La traduction « relevante » (Derrida 2004 : 563) devrait repérer les survivances de l’originaire dans le texte source afin d’inscrire dans la langue cible son équivalent le plus pertinent, en utilisant le langage le plus approprié à cet objectif. Pour l’accomplir, Jaccottet a dû réprimer son premier élan de transcrire le prénom croate Dunja comme Dounia, ce qui aurait été justifiable par le désir d’éviter au lecteur francophone non averti la prononciation erronée [dunʒa]. Après l’échange épistolaire avec Ungaretti, il renonce à cette idée inacceptable pour l’auteur du poème parce qu’elle efface tant le référent que la polysémie du nom.

Les niveaux de traduction ne sont pas juxtaposés ou hiérarchisés, mais interdépendants. Pour cette raison, ils « ne se conçoivent pas indépendamment, notamment dans la phase d’appréhension de l’énoncé original » (Pergnier 1980 : 406). L’ignorance de leur interaction conduit à la sous-estimation du contexte. En « raison de la polysémie de chaque élément linguistique […] la traduction ne peut faire fi de l’analyse contextuelle » (Pergnier 1973 : 36). Une traduction fondée sur le choix aléatoire de l’une des significations répertoriées du mot ne peut pas faire l’objet d’une réflexion critique. Le parcours herméneutique est censé tenir compte de l’enracinement des connotations dans le contexte.

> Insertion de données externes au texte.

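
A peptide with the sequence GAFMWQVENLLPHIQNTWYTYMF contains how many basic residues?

1

The basic amino acids are Lys (K), Arg (R), and His (H).
Matching residues: H13.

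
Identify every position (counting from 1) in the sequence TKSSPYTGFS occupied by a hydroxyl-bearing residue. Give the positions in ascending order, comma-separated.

The –OH-bearing residues are Ser, Thr (aliphatic alcohols), and Tyr (phenol).
Matching residues: T1, S3, S4, Y6, T7, S10.

1, 3, 4, 6, 7, 10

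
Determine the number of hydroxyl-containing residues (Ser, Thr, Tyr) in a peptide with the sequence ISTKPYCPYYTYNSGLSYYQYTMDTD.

14

Matching residues: S2, T3, Y6, Y9, Y10, T11, Y12, S14, S17, Y18, Y19, Y21, T22, T25.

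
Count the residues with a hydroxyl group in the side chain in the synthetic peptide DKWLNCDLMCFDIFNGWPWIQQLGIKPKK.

The –OH-bearing residues are Ser, Thr (aliphatic alcohols), and Tyr (phenol).
None of the 29 residues belong to this group.

0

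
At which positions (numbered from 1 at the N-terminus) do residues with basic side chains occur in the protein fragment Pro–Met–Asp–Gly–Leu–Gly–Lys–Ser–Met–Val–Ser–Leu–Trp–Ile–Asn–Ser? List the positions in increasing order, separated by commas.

The basic amino acids are Lys (K), Arg (R), and His (H).
Matching residues: Lys7.

7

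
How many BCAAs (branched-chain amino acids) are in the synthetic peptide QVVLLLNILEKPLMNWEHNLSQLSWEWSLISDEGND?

12

Valine (V), leucine (L), and isoleucine (I) are the branched-chain amino acids.
Matching residues: V2, V3, L4, L5, L6, I8, L9, L13, L20, L23, L29, I30.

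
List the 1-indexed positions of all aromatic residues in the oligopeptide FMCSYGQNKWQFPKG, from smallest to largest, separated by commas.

1, 5, 10, 12

The aromatic amino acids are Phe (F, benzyl), Trp (W, indole), and Tyr (Y, phenol).
Matching residues: F1, Y5, W10, F12.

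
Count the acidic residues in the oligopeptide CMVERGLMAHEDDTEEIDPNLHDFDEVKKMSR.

10

Aspartate (D) and glutamate (E) have carboxylic-acid side chains and are the acidic amino acids.
Matching residues: E4, E11, D12, D13, E15, E16, D18, D23, D25, E26.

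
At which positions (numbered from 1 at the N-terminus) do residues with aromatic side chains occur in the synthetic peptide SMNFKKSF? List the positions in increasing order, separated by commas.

F, W, and Y each carry an aromatic ring on the side chain.
Matching residues: F4, F8.

4, 8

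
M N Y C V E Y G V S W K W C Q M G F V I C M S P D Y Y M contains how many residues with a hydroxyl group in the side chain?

6

The –OH-bearing residues are Ser, Thr (aliphatic alcohols), and Tyr (phenol).
Matching residues: Y3, Y7, S10, S23, Y26, Y27.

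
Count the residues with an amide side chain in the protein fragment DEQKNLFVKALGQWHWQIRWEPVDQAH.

Only N (asparagine) and Q (glutamine) carry a side-chain carboxamide.
Matching residues: Q3, N5, Q13, Q17, Q25.

5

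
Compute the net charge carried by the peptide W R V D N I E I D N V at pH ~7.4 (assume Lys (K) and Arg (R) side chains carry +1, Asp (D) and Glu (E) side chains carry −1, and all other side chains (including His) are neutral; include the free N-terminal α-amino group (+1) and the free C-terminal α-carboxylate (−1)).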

La traduction est compromise quand il s’avère impossible de circonscrire dans la signification contextuelle du texte cible des traits distinctifs pertinents pour une situation (Catford 1978 : 94).

Les difficultés linguistiques du traduire résultent, entre autres, de la variabilité et de la stratification du langage, et de la relation entre la signification et la désignation. Les obstacles lexicaux découlent de l’ambiguïté et de ses manifestations les plus communes, à savoir l’exponentialité et la polysémie (Catford 1978 : 93-103). Dans les deux cas, le contexte joue un rôle décisif pour le parti pris du traducteur. L’exponentialité empêche la traduction. Dans le vers Capricciosa croata notte lucida de Dunjacapricciosa peut se référer aussi bien à la nuit croate qu’à la femme croate. Jaccottet en propose, dans sa première version, deux variantes : Capricieuse nuit croate scintillante et Capricieuse Croate nuit brillante. Ungaretti enlève l’équivocité, en rectifiant le vers traduit puisque, en l’occurrence, il ne s’agit pas d’une homonymie accidentelle, mais d’une ambiguïté référentielle. À ce point, pour éviter la confusion éventuelle, malgré la majuscule de Croate, Jaccottet insère une virgule délimitant les deux unités : Capricieuse Croate, nuit limpide. Un choix quelque peu discutable malgré le consentement de l’auteur, car il altère le jeu initial entre le texte source et son lecteur, en orientant l’interprétation.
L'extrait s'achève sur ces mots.